April 25, 2008

Disappointing Interview


After watching the Bill Moyers interview with the Reverend Jeremiah Wright tonight on PBS, I was reminded what a real gentleman Bill Moyers is. He is gracious to a fault in person and on the air.

Reverend Wright, you’ll remember, is the black minister whose “damning” of America from the pulpit several weeks ago caught media attention, particularly because Wright is the pastor of Senator Barak Obama’s home church in Chicago.

The hour-long interview on Bill Moyers Journal demonstrated what we all should have known anyway, that Reverend Wright – like all of us – is more complex than can be reflected in a 30-second sound bite.

Nonetheless, I was sorely disappointed tonight by the lack of incisive questioning from Bill Moyers. Not so much over Wright’s “damning” of America statement, but his vitriolic statements about an unfeeling America that has killed innocent people in Hiroshima, Nagasaki, in Iraq and in Afghanistan.

That innocents died – on both sides in these wars – is undeniable. That our troops, our government, and our nation did so as a matter of policy and with no feeling is blatantly untrue. Why did Bill Moyers not challenge Reverend Wright on this point?

Reverend Wright’s snipped comment about God “damning” America made national news, and Senator Obama promptly distanced himself from his old pastor. How, Moyers asked, did Reverend Wright feel about that?

In fresh candor, Reverend Wright acknowledged that Senator Obama is “a politician” and must say to his audience what is necessary; and as a pastor, he (Reverend Wright) must say to his audience what is necessary. Wright speaks at the National Press Club next week. I think I smell a book in the writing.

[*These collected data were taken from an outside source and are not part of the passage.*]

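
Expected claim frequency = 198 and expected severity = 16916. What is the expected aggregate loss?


E[S] = E[N] * E[X]
= 198 * 16916
= 3.3494e+06


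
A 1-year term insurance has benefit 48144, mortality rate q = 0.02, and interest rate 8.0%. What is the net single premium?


NSP = benefit * q * v
v = 1/(1+i) = 0.925926
NSP = 48144 * 0.02 * 0.925926
= 891.5556


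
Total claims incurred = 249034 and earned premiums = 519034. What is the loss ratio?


Loss ratio = claims / premiums
= 249034 / 519034
= 0.4798


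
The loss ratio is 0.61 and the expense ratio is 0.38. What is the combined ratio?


Combined ratio = loss ratio + expense ratio
= 0.61 + 0.38
= 0.99


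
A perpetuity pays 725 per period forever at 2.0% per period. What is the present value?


PV = PMT / i
= 725 / 0.02
= 36250.0


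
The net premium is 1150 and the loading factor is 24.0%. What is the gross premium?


Gross = net * (1 + loading)
= 1150 * (1 + 0.24)
= 1150 * 1.24
= 1426.0


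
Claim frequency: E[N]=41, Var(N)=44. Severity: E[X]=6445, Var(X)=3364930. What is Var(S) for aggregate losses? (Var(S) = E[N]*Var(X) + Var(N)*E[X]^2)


Var(S) = E[N]*Var(X) + Var(N)*E[X]^2
= 41*3364930 + 44*6445^2
= 137962130 + 1827673100
= 1.9656e+09


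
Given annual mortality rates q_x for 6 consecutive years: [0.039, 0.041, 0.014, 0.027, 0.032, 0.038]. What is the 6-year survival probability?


p_k = 1 - q_k for each year
Survival = product of (1 - q_k)
= 0.961 * 0.959 * 0.986 * 0.973 * 0.968 * 0.962
= 0.8233


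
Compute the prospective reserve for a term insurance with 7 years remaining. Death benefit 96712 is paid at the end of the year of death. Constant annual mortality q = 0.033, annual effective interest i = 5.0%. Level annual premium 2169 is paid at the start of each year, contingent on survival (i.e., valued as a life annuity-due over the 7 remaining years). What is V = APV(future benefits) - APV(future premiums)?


v = 1/(1+i) = 0.952381
APV(future benefits) per unit = sum_{k=0}^{6} k_p_x * q * v^(k+1) = 0.174184
APV(future benefits) = 96712 * 0.174184 = 16845.6563
Life annuity-due factor ä_{x:7} = sum_{k=0}^{6} k_p_x * v^k = 5.542209
APV(future premiums) = 2169 * 5.542209 = 12021.0522
V = 16845.6563 - 12021.0522
= 4824.6041


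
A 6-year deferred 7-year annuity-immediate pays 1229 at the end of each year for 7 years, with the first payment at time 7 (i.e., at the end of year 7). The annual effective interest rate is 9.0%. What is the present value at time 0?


PV at time 6 of the 7-year annuity-immediate:
a_n = 1229 * (1-(1+0.09)^(-7))/0.09 = 6185.499
Discount back 6 years to time 0:
PV = 6185.499 * (1+0.09)^(-6)
= 6185.499 * 0.596267
= 3688.211


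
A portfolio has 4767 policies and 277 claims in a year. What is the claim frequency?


frequency = claims / policies
= 277 / 4767
= 0.0581


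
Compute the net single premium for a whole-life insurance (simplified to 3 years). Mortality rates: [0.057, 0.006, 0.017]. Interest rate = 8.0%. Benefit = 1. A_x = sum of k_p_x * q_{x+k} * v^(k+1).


v = 0.925926
Year 0: k_p_x=1.0, q=0.057, term=0.052778
Year 1: k_p_x=0.943, q=0.006, term=0.004851
Year 2: k_p_x=0.937342, q=0.017, term=0.01265
A_x = 0.0703


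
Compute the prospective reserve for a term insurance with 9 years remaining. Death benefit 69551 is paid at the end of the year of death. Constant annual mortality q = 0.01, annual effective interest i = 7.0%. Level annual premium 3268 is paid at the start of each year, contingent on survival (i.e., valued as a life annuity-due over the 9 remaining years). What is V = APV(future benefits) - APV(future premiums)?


v = 1/(1+i) = 0.934579
APV(future benefits) per unit = sum_{k=0}^{8} k_p_x * q * v^(k+1) = 0.062888
APV(future benefits) = 69551 * 0.062888 = 4373.9506
Life annuity-due factor ä_{x:9} = sum_{k=0}^{8} k_p_x * v^k = 6.729058
APV(future premiums) = 3268 * 6.729058 = 21990.5617
V = 4373.9506 - 21990.5617
= -17616.6111


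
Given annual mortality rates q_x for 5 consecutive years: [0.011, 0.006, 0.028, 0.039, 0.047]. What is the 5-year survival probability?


p_k = 1 - q_k for each year
Survival = product of (1 - q_k)
= 0.989 * 0.994 * 0.972 * 0.961 * 0.953
= 0.8751


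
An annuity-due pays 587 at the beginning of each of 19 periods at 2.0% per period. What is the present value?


PV_due = PMT * (1-(1+i)^(-n))/i * (1+i)
PV_immediate = 9203.2572
PV_due = 9203.2572 * 1.02
= 9387.3223


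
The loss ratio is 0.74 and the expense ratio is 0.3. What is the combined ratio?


Combined ratio = loss ratio + expense ratio
= 0.74 + 0.3
= 1.04


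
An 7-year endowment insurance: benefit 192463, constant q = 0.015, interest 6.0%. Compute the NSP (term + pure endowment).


Term component = 15462.8193
Pure endowment = 7_p_x * v^7 * benefit = 0.899609 * 0.665057 * 192463 = 115148.9037
NSP = 130611.723


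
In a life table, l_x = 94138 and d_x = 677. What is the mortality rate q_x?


q_x = d_x / l_x
= 677 / 94138
= 0.0072


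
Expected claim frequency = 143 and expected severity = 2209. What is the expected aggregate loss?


E[S] = E[N] * E[X]
= 143 * 2209
= 315887


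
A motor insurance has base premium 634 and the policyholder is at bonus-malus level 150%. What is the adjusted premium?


adjusted = base * BM_level / 100
= 634 * 150 / 100
= 634 * 1.5
= 951.0


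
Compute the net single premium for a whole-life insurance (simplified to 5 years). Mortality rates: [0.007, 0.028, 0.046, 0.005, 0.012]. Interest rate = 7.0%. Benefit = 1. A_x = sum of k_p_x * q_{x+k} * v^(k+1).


v = 0.934579
Year 0: k_p_x=1.0, q=0.007, term=0.006542
Year 1: k_p_x=0.993, q=0.028, term=0.024285
Year 2: k_p_x=0.965196, q=0.046, term=0.036243
Year 3: k_p_x=0.920797, q=0.005, term=0.003512
Year 4: k_p_x=0.916193, q=0.012, term=0.007839
A_x = 0.0784


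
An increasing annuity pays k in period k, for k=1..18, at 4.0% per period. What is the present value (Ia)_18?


(Ia)_n = sum_{k=1}^{n} k * v^k, v = 1/(1+i)
v = 0.961538
Sum computed term by term:
(Ia)_18 = 107.0091


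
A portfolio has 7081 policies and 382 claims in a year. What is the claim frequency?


frequency = claims / policies
= 382 / 7081
= 0.0539


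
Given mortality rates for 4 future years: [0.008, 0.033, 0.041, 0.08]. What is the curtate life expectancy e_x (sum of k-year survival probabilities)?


e_x = sum_{k=1}^{n} k_p_x
k_p_x values:
  1_p_x = 0.992
  2_p_x = 0.959264
  3_p_x = 0.919934
  4_p_x = 0.846339
e_x = 3.7175


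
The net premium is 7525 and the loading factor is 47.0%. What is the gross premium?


Gross = net * (1 + loading)
= 7525 * (1 + 0.47)
= 7525 * 1.47
= 11061.75


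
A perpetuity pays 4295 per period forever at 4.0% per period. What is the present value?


PV = PMT / i
= 4295 / 0.04
= 107375.0


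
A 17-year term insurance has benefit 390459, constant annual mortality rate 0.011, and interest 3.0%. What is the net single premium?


NSP = benefit * sum_{k=0}^{n-1} k_p_x * q * v^(k+1)
With constant q=0.011, v=0.970874
Sum = 0.133796
NSP = 390459 * 0.133796
= 52241.684


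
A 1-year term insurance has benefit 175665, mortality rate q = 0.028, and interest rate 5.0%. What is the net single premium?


NSP = benefit * q * v
v = 1/(1+i) = 0.952381
NSP = 175665 * 0.028 * 0.952381
= 4684.4


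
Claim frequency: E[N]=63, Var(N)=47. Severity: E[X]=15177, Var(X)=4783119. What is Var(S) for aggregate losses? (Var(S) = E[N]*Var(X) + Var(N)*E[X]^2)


Var(S) = E[N]*Var(X) + Var(N)*E[X]^2
= 63*4783119 + 47*15177^2
= 301336497 + 10826042463
= 1.1127e+10


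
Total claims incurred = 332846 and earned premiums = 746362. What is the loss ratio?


Loss ratio = claims / premiums
= 332846 / 746362
= 0.446


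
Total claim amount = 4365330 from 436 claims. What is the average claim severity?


severity = total / number
= 4365330 / 436
= 10012.2248


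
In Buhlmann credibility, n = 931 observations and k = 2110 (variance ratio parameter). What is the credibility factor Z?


Z = n / (n + k)
= 931 / (931 + 2110)
= 931 / 3041
= 0.3061


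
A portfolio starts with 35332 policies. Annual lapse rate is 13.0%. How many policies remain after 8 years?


remaining = initial * (1 - lapse)^years
= 35332 * (1 - 0.13)^8
= 35332 * 0.328212
= 11596.3748


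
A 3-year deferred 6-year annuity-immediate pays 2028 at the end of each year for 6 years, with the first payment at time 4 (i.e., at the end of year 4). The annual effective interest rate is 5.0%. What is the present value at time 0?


PV at time 3 of the 6-year annuity-immediate:
a_n = 2028 * (1-(1+0.05)^(-6))/0.05 = 10293.5035
Discount back 3 years to time 0:
PV = 10293.5035 * (1+0.05)^(-3)
= 10293.5035 * 0.863838
= 8891.9154


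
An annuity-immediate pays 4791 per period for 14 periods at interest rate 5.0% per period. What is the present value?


PV = PMT * (1 - (1+i)^(-n)) / i
= 4791 * (1 - (1+0.05)^(-14)) / 0.05
= 4791 * (1 - 0.505068) / 0.05
= 4791 * 9.898641
= 47424.3887


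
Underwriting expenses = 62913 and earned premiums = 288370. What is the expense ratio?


Expense ratio = expenses / premiums
= 62913 / 288370
= 0.2182


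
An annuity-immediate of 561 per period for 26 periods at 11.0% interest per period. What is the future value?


FV = PMT * ((1+i)^n - 1) / i
= 561 * ((1.11)^26 - 1) / 0.11
= 561 * (15.079865 - 1) / 0.11
= 71807.3106


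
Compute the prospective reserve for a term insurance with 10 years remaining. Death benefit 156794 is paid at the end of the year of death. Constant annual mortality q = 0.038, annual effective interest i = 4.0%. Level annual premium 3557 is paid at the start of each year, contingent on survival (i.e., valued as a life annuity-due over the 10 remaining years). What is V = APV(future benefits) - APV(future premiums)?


v = 1/(1+i) = 0.961538
APV(future benefits) per unit = sum_{k=0}^{9} k_p_x * q * v^(k+1) = 0.263768
APV(future benefits) = 156794 * 0.263768 = 41357.1735
Life annuity-due factor ä_{x:10} = sum_{k=0}^{9} k_p_x * v^k = 7.218902
APV(future premiums) = 3557 * 7.218902 = 25677.6348
V = 41357.1735 - 25677.6348
= 15679.5387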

How unfortunate that Bill Moyers did not do what HIS audience expected: ask insightful questions and challenge the guest. Instead, it was kind of a “good ol’ pastors discussion down at the seminary.” Giving Reverend Wright 60 minutes to paint his own portrait on C-SPAN would have been equally revealing.

Bill Moyers has done some great interviews. This was not one of them.

2 comments:

seaturtle said...

I, too, was most disappointed by the Wright interview. Mr. Moyers, who can be tough enough when criticizing Bush, (and not w.o. some good reasons) absolutely molly-coddled Rev. Wright. Indeed, he almost seemed in awe of him.

First of all, what we were shown on the show of Wright's sermons were hardly 10 second sound-bites. Each was a few minutes long. Wright absolutely and vitriolically shouted "God damn America". In the interview, he tried to explain it away by saying that governments should not be equated with God, and followed blindly. Well, Wright did not damn any one administration; he damned AMERICA! He goes back to slavery and the Indians, and says that such things do not appear in textbooks. Just how long ago did Wright go to school? Yet, when Moyers momentarily showed a bit of backbone and called Wright's friend, Lewis Farrakhan's anti-Semitism "inexcusable", he let Wright say unchallenged , and completely inaccurately, that that was 20 years ago, and that Farrakhan had gotten people off drugs. What does one thing have to do with the other? Hitler built the Audubon and loved Art.

Wright called 9/11 "chickens coming home to roost". I suggest he put out some chicken feed for the legitimate critical roosting due him

Anonymous said...

My point was that the Moyers interview was long enough to show the multi-dimensional personality of Reverend Wright, which couldn't be revealed in shorter video clips (as done by the media elsewhere).

But even the longer clips reflected radical and wrong-headed views by Reverend Wright -- even beyond his damning of America.

I, too, thought the "coming home to roost" analogy was over the top and should have been challenged by Moyers.

I am a Moyers fan, but I was disappointed in the softball questions delivered to Reverend Wright. I thought that when Moyers gave his disclaimer about his similar church experience with Reverend Wright, that we might benefit from some incisive and forthright questioning. I was wrong.